# coloring soap with herbs



## tlt0000 (Apr 28, 2009)

I want to try to color some soap, maybe do a swirl, using some herbs. I am not sure how to do it because none of my oils are liquid at room temperature so I can't infuse them and I use goat's milk so it is frozen. Is there a way I can do this? I use coconut oil, cocoa butter and goat's milk. Thanks


----------



## hsmomof4 (Oct 31, 2008)

You could infuse them if you put them in the crock pot with the herbs.


----------



## Kalne (Oct 25, 2007)

Yeah, that's what I'd try. Melt everything down and put it on low in the crock pot overnight or whatever. You'll want to re-weigh before proceeding in case there was any evaporation.


----------



## tlt0000 (Apr 28, 2009)

GREAT! That sounds easy enough. Now what would I do if I wanted to do a swirl? Is there a way to hold out a small portion of the oil that is infused that would have the color in it and add to it some of the soap mix at trace, thereby having 2 seperate colors? Seems like the part with the color wouldn't be emulsified, maybe a superfatted soap.


----------



## adillenal (Feb 6, 2009)

I use dried finely ground mint from my garden as color in my mint soap. Comes out a nice olive green. I just dump a tablespoon of dried mint into my oils. I do the same with Rosemary which gives a more sage green color. Of course there are also specks which I personally like.


----------



## tlt0000 (Apr 28, 2009)

LaNell, do you do this with goat's milk? I am worried about what the color will turn out to be since the goat's milk already gives the soap a creamier color. Your soap sounds like a nice color. Thanks


----------



## Kalne (Oct 25, 2007)

Hmmm, with infusing I'd say it's best to color the whole batch. You could try layers and actually make multiple batches.


----------



## adillenal (Feb 6, 2009)

I only make goat milk soap so the color is with GM
Here is an example








I will try to see if I have a photo of the rosemary soap.
I can get a nice pink swirl with Australian pink clay, alkanet has worked well for yellow and tomato will be orangish.


----------



## tlt0000 (Apr 28, 2009)

Very nice! Do you have to order alkanet online or do you think they would carry it in a health food store? Do you infuse the tomato the same way you do the other herbs? Never thought of using tomato. Thanks!


----------



## Kalne (Oct 25, 2007)

Carrot juice is nice too. You don't get orange but more of a golden yellow. I make a carrot buttermilk that I use half carrot juice and half milk as my liquid.


----------



## adillenal (Feb 6, 2009)

I don't infuse the tomato. I just use tomato paste as part of my liquid. I ordered my alkanet online but I don't remember where I got it. It has been several years ago and I keep it in the freezer so it lasts forever. I also used turmeric and it also made yellow. 
I have also made a gm soap with whole tomatoes but did not get an orange color but since I had used dried ground basil from the garden too I ended up with green, much like the mint colored soap. These soaps did not fade and in fact I still havbe one of the first mint soaps I ever made and it is still olive green.


----------



## tlt0000 (Apr 28, 2009)

When you use the carrot juice, do you put it in with the milk ice cubes and then add lye to it? Could it also be added at trace? 
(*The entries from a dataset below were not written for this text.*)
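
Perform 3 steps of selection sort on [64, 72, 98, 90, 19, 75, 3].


Initial: [64, 72, 98, 90, 19, 75, 3]
Step 1: min=3 at 6
  Swap: [3, 72, 98, 90, 19, 75, 64]
Step 2: min=19 at 4
  Swap: [3, 19, 98, 90, 72, 75, 64]
Step 3: min=64 at 6
  Swap: [3, 19, 64, 90, 72, 75, 98]

After 3 steps: [3, 19, 64, 90, 72, 75, 98]


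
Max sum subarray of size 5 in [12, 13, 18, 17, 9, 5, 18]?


[0:5]: 69
[1:6]: 62
[2:7]: 67

Max: 69 at [0:5]


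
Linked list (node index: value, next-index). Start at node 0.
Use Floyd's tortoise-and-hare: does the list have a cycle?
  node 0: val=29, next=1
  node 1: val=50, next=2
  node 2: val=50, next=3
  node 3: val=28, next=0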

Also the herbs that are being used, can they be fresh? I guess it is harder to "powder" a fresh herb so I would have bigger chunks.

Thanks for all the great ideas!!


----------



## Kalne (Oct 25, 2007)

For the carrot juice....I mix the same weight of juice as I have of lye. Dissolve the lye in that and let it cool. Then add that same weight again in milk after I've mixed the carrot/lye in with my oils.


----------



## tlt0000 (Apr 28, 2009)

Kathy, If I wanted to do a swirl could I mix the lye with the goats milk then at trace seperate the oil/lye mix into 2 containers and then add the carrot juice to one of them? I guess I would have to add additional goats milk to the other one so the liquid/lye to oil ratio would be the same? Is this correct?


----------



## Kalne (Oct 25, 2007)

Yes....you could do that. I have in the past when I wanted something a certain color and the milk affected it too much. I start with adding my lye mixed with just water. Separate out a portion, add water to that portion and milk to the main portion. You have to do the math to figure out what's what but it's not difficult.


----------